From: Nicholas Piggin <npiggin@gmail.com>
To: linux-mm@kvack.org
Cc: linux-arch@vger.kernel.org, Nadav Amit <nadav.amit@gmail.com>,
	Mel Gorman <mgorman@techsingularity.net>,
	Linus Torvalds <torvalds@linux-foundation.org>,
	Nicholas Piggin <npiggin@gmail.com>,
	Minchan Kim <minchan@kernel.org>,
	"Aneesh Kumar K . V" <aneesh.kumar@linux.vnet.ibm.com>,
	Andrew Morton <akpm@linux-foundation.org>,
	linuxppc-dev@lists.ozlabs.org
Subject: [RFC PATCH 2/3] mm: mmu_gather track of invalidated TLB ranges explicitly for more precise flushing
Date: Tue, 12 Jun 2018 17:16:20 +1000	[thread overview]
Message-ID: <20180612071621.26775-3-npiggin@gmail.com> (raw)
In-Reply-To: <20180612071621.26775-1-npiggin@gmail.com>

The mmu_gather APIs keep track of the invalidated address range
including the span covered by invalidated page table pages. Page table
pages with no ptes (and therefore could not have TLB entries) still
need to be involved in the invalidation if the processor caches
intermediate levels of the page table.

This allows a backwards compatible / legacy implementation to cache
page tables without modification, if they invalidate their page table
cache using their existing tlb invalidation instructions.

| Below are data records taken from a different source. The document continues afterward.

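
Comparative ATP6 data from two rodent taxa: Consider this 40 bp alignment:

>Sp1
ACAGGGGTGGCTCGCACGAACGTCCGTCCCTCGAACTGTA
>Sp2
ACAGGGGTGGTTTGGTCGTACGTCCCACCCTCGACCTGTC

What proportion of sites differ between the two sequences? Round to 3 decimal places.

The sequences differ at 9 of 40 positions (sites 11, 13, 15, 16, 19, 26, 27, 35, 40).
p = 9/40 = 0.225.

0.225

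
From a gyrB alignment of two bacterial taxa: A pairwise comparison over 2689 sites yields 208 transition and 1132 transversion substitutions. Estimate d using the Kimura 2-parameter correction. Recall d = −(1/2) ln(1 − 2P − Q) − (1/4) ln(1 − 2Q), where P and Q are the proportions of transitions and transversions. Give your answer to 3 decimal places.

P = 208/2689 ≈ 0.077352 and Q = 1132/2689 ≈ 0.420974.
Under the Kimura two-parameter model, d = −½ ln(1 − 2P − Q) − ¼ ln(1 − 2Q).
1 − 2P − Q = 0.424322, giving −½ ln(0.424322) = 0.428631.
1 − 2Q = 0.158052, giving −¼ ln(0.158052) = 0.461208.
d = 0.428631 + 0.461208 = 0.889839.

0.890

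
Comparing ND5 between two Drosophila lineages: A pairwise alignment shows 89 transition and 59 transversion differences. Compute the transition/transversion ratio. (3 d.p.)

1.508

R = 89/59 = 1.508474… ≈ 1.508 (to 3 d.p.).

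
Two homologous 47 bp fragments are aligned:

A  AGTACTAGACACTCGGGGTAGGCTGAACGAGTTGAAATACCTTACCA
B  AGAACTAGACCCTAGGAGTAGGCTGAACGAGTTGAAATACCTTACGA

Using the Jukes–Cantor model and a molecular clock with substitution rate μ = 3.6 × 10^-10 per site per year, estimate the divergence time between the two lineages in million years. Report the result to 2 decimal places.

159.34

The sequences differ at 5 of 47 sites (3, 11, 14, 17, 46), so p = 5/47 ≈ 0.106383.
d = −(3/4) ln(1 − 4p/3) = −0.75 ln(1 − 0.141844) = −0.75 ln(0.858156)
  = −0.75 × (-0.152969) = 0.114727 substitutions/site.
Under a molecular clock d = 2μt, so t = d/(2μ) = 0.114727 / (2 × 3.6 × 10^-10) = 159.34 million years.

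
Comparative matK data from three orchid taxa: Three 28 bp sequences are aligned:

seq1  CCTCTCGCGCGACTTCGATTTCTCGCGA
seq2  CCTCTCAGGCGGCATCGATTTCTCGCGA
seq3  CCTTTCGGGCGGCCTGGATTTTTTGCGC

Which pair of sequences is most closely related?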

However this additional flush range is not necessary if the
architecture provides explicit page table cache management, or if it
ensures that page table cache entries will never be instantiated if
they did not reach a valid pte.

This is very noticable on powerpc in the exec path, in shift_arg_pages
where the TLB flushing for the page table teardown is a very large
range that gets implemented as a full process flush. This patch
provides page_start and page_end fields to mmu_gather which
architectures can use to optimise their TLB flushing.

Signed-off-by: Nicholas Piggin <npiggin@gmail.com>
---
 include/asm-generic/tlb.h | 27 +++++++++++++++++++++++++--
 mm/memory.c               |  4 +++-
 2 files changed, 28 insertions(+), 3 deletions(-)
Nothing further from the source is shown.